I had my first look at SPY options this morning and was astounded by the huge volumes and super tight spreads. I got all excited.:bananasmi Later on, I discovered that the options were American style options. Excitement turn to confusion.  I had always assumed that all index options were European.

I know that there will be circumstances when American style options will be exercised early. For example, equity call options deep ITM my be exercised just before the underlying stock goes ex-dividend. However, I'm not too familiar with reasons for exercising index options early.

Can I please get help on these questions? For American style index options:
1. Are there circumstances where the option buyer may wish to exercise early?
2. Are the occurrences of early expiries of rare? 
3. Has anyone personally been exercised early?
4. Would income traders be put off by American style index options?


----------



## cutz (6 March 2010)

Hi Fox,

I wouldn't really consider SPY options to be index options (it's actually a S&P500 EFT), better described as a stock, they pay dividends so early assignment is a real possibility especially if short on a DITM call.

I also think margins on SPY are higher than index options, WayneL could perhaps shed some light on these issues as I vaguely recall he has traded them.

I briefly dabbled with them ages ago but the trading hours were not suitable for my situation.


----------



## wayneL (6 March 2010)

Fox,

Important thing to note - SPY is not an index, SPY is an "index tracking" ETF. It is an asset, AKA a stock.

Ergo, SPY options are not index options. They are physically settled, not cash settled like index options. That's why they are A style rather than E style.

Early exercise is likely in all the same circumstances as stock options.

Another thing to keep in mind is that, because SPY is an asset, the options have cost of carry priced in, so that slightly affects delta as well.

Cheers


----------



## Fox (6 March 2010)

Thanks Cutz and Wayne. SPY being an ETF (paying dividends) makes the picture a lot clearer in my head. 

I just subscribed to US data recently on IB and suddenly I am presented with such a large array of instruments to look at. Up to now, I only had ASX data and have been used to just looking at XJO. I feel like a country bumpkin :sheep: visiting the bright lights of New York for the first time. I'm in awe of such huge volumes and super tight spreads  of the SPY.

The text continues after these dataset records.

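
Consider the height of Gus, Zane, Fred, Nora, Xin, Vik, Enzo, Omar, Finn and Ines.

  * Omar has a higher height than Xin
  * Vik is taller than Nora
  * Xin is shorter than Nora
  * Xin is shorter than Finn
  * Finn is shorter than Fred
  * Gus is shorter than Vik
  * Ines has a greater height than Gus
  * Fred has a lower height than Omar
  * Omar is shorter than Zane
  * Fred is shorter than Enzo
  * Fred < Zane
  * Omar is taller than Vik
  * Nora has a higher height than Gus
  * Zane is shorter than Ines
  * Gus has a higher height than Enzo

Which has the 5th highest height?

Nora

Piecing the relations together gives one ordering: Xin < Finn < Fred < Enzo < Gus < Nora < Vik < Omar < Zane < Ines.
Counting 5 from the largest end gives Nora.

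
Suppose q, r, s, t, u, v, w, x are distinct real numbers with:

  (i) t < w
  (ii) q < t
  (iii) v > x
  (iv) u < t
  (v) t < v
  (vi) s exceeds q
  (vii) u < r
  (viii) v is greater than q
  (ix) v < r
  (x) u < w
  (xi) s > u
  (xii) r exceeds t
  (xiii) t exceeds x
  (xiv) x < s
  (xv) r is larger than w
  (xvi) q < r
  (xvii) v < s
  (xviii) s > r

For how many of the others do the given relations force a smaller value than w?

4

The elements the relations force below w are u, x, q, t — no chain reaches any other.
That is 4.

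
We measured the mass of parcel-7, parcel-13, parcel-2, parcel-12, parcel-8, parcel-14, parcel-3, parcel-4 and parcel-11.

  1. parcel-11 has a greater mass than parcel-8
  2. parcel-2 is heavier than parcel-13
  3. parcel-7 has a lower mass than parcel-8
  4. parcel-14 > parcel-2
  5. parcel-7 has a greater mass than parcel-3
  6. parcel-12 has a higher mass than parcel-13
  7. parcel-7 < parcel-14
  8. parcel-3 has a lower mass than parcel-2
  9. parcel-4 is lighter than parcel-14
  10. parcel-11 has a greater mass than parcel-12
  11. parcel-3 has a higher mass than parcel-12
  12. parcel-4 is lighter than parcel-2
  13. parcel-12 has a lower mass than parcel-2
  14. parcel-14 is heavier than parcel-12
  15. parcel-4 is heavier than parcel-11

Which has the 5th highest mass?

parcel-8

Chaining the given pairs: parcel-13 < parcel-12 < parcel-3 < parcel-7 < parcel-8 < parcel-11 < parcel-4 < parcel-2 < parcel-14.
The 5th largest is parcel-8.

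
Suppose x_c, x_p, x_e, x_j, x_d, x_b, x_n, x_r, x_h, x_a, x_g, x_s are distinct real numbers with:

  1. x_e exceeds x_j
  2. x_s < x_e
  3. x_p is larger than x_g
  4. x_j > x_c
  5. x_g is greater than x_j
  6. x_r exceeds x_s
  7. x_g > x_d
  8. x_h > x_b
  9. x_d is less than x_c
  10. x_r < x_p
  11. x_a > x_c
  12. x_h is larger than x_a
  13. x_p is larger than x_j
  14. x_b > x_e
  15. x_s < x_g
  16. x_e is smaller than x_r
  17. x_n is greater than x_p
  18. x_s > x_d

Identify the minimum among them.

x_d

Chaining upward from x_d: directly above it, x_s, x_c, x_g; then x_j, x_e, x_a, x_r, x_p; then x_b, x_n, x_h.
That covers every other element, and nothing is given below x_d, so x_d is the minimum.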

I'll stay clear of ETF options for now and stick to index options. Thanks again, guys.


----------



## cutz (6 March 2010)

Hi Fox,

Check out XEO for a european style US traded option (S&P100 index).


----------



## Fox (11 March 2010)

Wayne/Cutz,

I notice that Index futures options like ES and SPI are American style. Futures, unlike ETFs, do not pay dividends. So there must be other reasons why the buyer of a futures option may wish to exercise early.

Can I find out if it is *rare *that futures options are exercised early? How does a seller of futures options, *avoid *being exercised early?

Thanks guys.


----------



## wayneL (11 March 2010)

Fox said:


> Wayne/Cutz,
> 
> I notice that Index futures options like ES and SPI are American style. Futures, unlike ETFs, do not pay dividends. So there must be other reasons why the buyer of a futures option may wish to exercise early.
> 
> ...




If you assigned, it is most likely that the option was deeeeeeeeeeeeeeeep ITM with a delta of close to (-)1. You are assigned the future, also with a delta of (-)1.

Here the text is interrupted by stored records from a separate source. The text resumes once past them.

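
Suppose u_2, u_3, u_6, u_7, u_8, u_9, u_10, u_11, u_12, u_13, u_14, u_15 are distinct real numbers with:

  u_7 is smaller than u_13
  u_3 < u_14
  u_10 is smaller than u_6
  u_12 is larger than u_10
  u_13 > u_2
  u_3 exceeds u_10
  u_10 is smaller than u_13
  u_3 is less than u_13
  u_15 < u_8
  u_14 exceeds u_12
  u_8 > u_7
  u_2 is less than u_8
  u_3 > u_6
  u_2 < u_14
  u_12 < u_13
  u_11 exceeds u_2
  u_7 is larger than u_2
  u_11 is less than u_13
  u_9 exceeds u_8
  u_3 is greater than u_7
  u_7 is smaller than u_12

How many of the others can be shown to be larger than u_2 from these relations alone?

8

Directly above u_2: u_7, u_8, u_11, u_14, u_13.
One step further: u_3, u_9, u_12 (8 so far).
No other element is forced above u_2 by the given relations, so the count is 8.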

With the SPAN margin rules for futures, this is no great disaster in most cases as your margin will not likely vary a whole bunch... depending on the total position of course.

With futures I like to avoid ITM options anyway, in favour of the corresponding synthetic. Apart from anything else, the spread, even with two positions, will be tighter than the ITMs.

This is a significant difference with futures options, i.e. always look at the synthetic for a better deal, spread-wise and margin-wise.

Example - If the index is @ 1000, the long future with a 950 put will be better than a 950 call. This is the opposite to the general principle with stocks, where the 950 call would be a better idea.


----------



## cutz (11 March 2010)

Fox said:


> Wayne/Cutz,
> 
> I notice that Index futures options like ES and SPI are American style. Futures, unlike ETFs, do not pay dividends. So there must be other reasons why the buyer of a futures option may wish to exercise early.
> 
> ...




Hi Fox,

Can't really say why a futures options would be exercised early from a retail point of view.

Arbitrage operations on the other hand would do so if prices become out of whack so i guess you'll never see a deep in the money trading below intrinsic like I seen on XJO's ( vague recollections, please don't ask for exact details  ). 

That's all I can tell you, hopefully WayneL could shed some more light.


----------



## Fox (11 March 2010)

Thanks Wayne and Cutz. Looks like futures options is a different kettle of fish to index and equity options. 

I was initially under the impression that trading index options vs. trading index futures options were similar. This was probably due to XJO options being hedged using SPI futures.

I was attracted to ES initially because of the 24 hour trading. However, the nuances of futures options warrants further learning for the novice. Looks like I will need to learn and read  more about futures and futures options, given what I learnt today.


----------